Brine shrimpFor some reason, Google Maps took me through a long drive through Ogden, Hooper, and Roy on my way to the final stop: Antelope Island. I was stressed out about making it on time, especially since I didn't know where in the park the pin would be. As I pulled up to the tollgate, I asked the ranger if she knew where I could get the pin. She told me it was at the Fielding Garr Ranch, which was eighteen miles away and closed at 5:00. It was 4:35. I asked if she thought I could make it; she said if I didn't, she would refund the admission fee on my way out.
Ever the rule follower, I followed the speed limit. After a long day of driving, I really didn't want my journey on the island to be for nought. I love Antelope Island, and I passed a herd of bison, so it was hard to feel entirely unhappy, but I was worried.

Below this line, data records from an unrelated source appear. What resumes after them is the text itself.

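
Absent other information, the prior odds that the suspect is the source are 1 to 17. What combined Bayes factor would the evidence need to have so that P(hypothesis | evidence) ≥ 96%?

Prior odds = 1/17.
Target odds = 0.96/0.04 = 24.
Required Bayes factor = 24 ÷ (1/17) = 408.

408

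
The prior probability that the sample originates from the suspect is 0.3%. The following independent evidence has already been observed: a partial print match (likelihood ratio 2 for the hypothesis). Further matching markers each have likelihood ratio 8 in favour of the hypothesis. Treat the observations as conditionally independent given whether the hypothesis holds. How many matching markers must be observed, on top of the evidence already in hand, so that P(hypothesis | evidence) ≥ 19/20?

Prior odds = 0.003/0.997 = 3/997.
Bayes factor of the evidence already in hand = 2.
Odds after that evidence = (3/997) × 2 = 6/997.
Target odds = 0.95/0.05 = 19.
Need 8ⁿ ≥ 19 ÷ (6/997) = 18943/6.
8³ = 512 falls short of 18943/6 but 8⁴ = 4096 reaches it, so n = 4.

4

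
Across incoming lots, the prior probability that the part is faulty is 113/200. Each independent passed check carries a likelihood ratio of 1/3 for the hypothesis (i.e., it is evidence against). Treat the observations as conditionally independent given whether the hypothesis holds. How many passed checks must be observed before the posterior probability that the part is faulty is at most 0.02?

4

Prior odds = 0.565/0.435 = 113/87.
Likelihood ratio per passed check = 1/3.
Target odds: 0.02 ÷ 0.98 = 1/49.
Require (1/3)ⁿ ≤ 1/49 ÷ (113/87) = 87/5537.
(1/3)³ = 1/27 is still above 87/5537 but (1/3)⁴ = 1/81 is at or below it, so n = 4.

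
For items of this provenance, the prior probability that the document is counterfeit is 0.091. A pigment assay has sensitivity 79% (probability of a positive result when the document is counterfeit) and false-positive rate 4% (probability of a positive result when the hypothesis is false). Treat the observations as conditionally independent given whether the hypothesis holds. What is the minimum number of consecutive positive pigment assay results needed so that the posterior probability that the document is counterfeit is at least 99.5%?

3

Prior odds: 0.091 ÷ 0.909 = 91/909.
Likelihood ratio of a positive result = 0.79/0.04 = 19.75.
Target odds: 0.995 ÷ 0.005 = 199.
Need (91/909) × 19.75ⁿ ≥ 199, i.e. 19.75ⁿ ≥ 180891/91.
19.75² = 390.0625 falls short of 180891/91 but 19.75³ = 7703.734375 reaches it, so n = 3.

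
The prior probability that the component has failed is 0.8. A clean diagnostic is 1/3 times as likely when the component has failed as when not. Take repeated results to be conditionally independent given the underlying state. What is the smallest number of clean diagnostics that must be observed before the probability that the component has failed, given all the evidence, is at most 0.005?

Prior odds = 0.8/0.2 = 4.
Likelihood ratio per clean diagnostic = 1/3.
Target odds: 0.005 ÷ 0.995 = 1/199.
Require (1/3)ⁿ ≤ 1/199 ÷ 4 = 1/796.
(1/3)⁶ = 1/729 is still above 1/796 but (1/3)⁷ = 1/2187 is at or below it, so n = 7.

7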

Well, I think I got to the ranch at exactly 5:00 or 5:01. There was also a car that had followed me for the entire drive that pulled in behind me. I ran down to the museum, but it was too late.
Not quite!
There were some workers/rangers (well, I think one was a volunteer) who called out to me, "Are you looking for something?" I said, "I was hoping to get here before 5:00 so I could get one of the pins." The woman said, "Well, you're in luck." She had a feeling that people were going to come by at the end of the day looking for pins, so she had some in her bag. I barely made it! My quest was complete.

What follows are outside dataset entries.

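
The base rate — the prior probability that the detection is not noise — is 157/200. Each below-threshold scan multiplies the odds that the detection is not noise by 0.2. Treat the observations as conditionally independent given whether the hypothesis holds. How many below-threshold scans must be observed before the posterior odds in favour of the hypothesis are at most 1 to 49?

4

Prior odds = 0.785/0.215 = 157/43.
Likelihood ratio per below-threshold scan = 0.2.
Target odds = 1/49.
Need (157/43) × 0.2ⁿ ≤ 1/49, i.e. 0.2ⁿ ≤ 43/7693.
0.2³ = 0.008 is still above 43/7693 but 0.2⁴ = 0.0016 is at or below it, so n = 4.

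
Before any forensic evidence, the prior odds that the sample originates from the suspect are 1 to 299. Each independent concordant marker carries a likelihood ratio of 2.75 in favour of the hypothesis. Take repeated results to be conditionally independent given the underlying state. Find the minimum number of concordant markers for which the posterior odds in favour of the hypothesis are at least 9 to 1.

8

Prior odds = 1/299.
Likelihood ratio per concordant marker = 2.75.
Target odds = 9.
Require 2.75ⁿ ≥ 9 ÷ (1/299) = 2691.
2.75⁷ = 19487171/16384 falls short of 2691 but 2.75⁸ = 214358881/65536 reaches it, so n = 8.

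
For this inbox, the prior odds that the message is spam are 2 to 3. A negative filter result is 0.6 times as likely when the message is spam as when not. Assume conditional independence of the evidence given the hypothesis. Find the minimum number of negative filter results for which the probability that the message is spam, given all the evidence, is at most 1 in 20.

5

Prior odds = 2/3.
Likelihood ratio per negative filter result = 0.6.
Target posterior odds = 0.05/0.95 = 1/19.
Require 0.6ⁿ ≤ 1/19 ÷ (2/3) = 3/38.
0.6⁴ = 0.1296 is still above 3/38 but 0.6⁵ = 0.07776 is at or below it, so n = 5.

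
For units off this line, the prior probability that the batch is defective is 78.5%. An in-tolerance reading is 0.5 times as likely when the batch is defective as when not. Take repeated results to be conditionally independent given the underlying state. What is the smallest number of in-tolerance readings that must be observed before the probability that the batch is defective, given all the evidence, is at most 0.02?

Prior odds: 0.785 ÷ 0.215 = 157/43.
Likelihood ratio per in-tolerance reading = 0.5.
Target odds: 0.02 ÷ 0.98 = 1/49.
Require 0.5ⁿ ≤ 1/49 ÷ (157/43) = 43/7693.
0.5⁷ = 0.0078125 is still above 43/7693 but 0.5⁸ = 0.00390625 is at or below it, so n = 8.

8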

The woman who followed me was also in pursuit of the pin. It turns out she is an employee of Utah State Archives, which is in a different department but is still a state entity. The brine shrimp was her last one too, though her mom had collected the rest. I had actually met her at a Juneteenth event last month. She explained to the workers that her colleague had made some buttons "for the Twenty-Fourth," and her colleague encouraged her to share them with the Antelope Island employees. Then she said to me, "Do you want one too?" I said something like, "I'm the world's expert on the Twenty-Fourth of July, so I would love one." So then the volunteer started talking to me about the Mormon Battalion.
The button includes a wagon wheel, pie, and presumably beer, along with an archival box designed like the Utah flag. (I'm opposed to Pie and Beer Day, but I could get behind Pie-oneer Day.) The woman told me that her colleague also designed a button with rainbow-colored file folders for June and a winter button, but these are internal buttons, not public facing.
It really was a happy coincidence I was able to get this button!I love the idea of a brine shrimp pin, but I don't love the execution. The brine shrimp is the state crustacean, and I enjoyed holding them in my hands when I swam in the Great Salt Lake in 2018.
I decided to put all these pins on my work lanyard.
(I am sad to remove my Nancy and Sluggo pins.)
I really am a Utah patriot. I love our heritage, our geography, our geology, our quirky food choices, our icons. I don't love everything (especially politics), but I'm a proud Utahn. I still haven't decided whether this quest was a good use of my time, but I'm glad to have it done.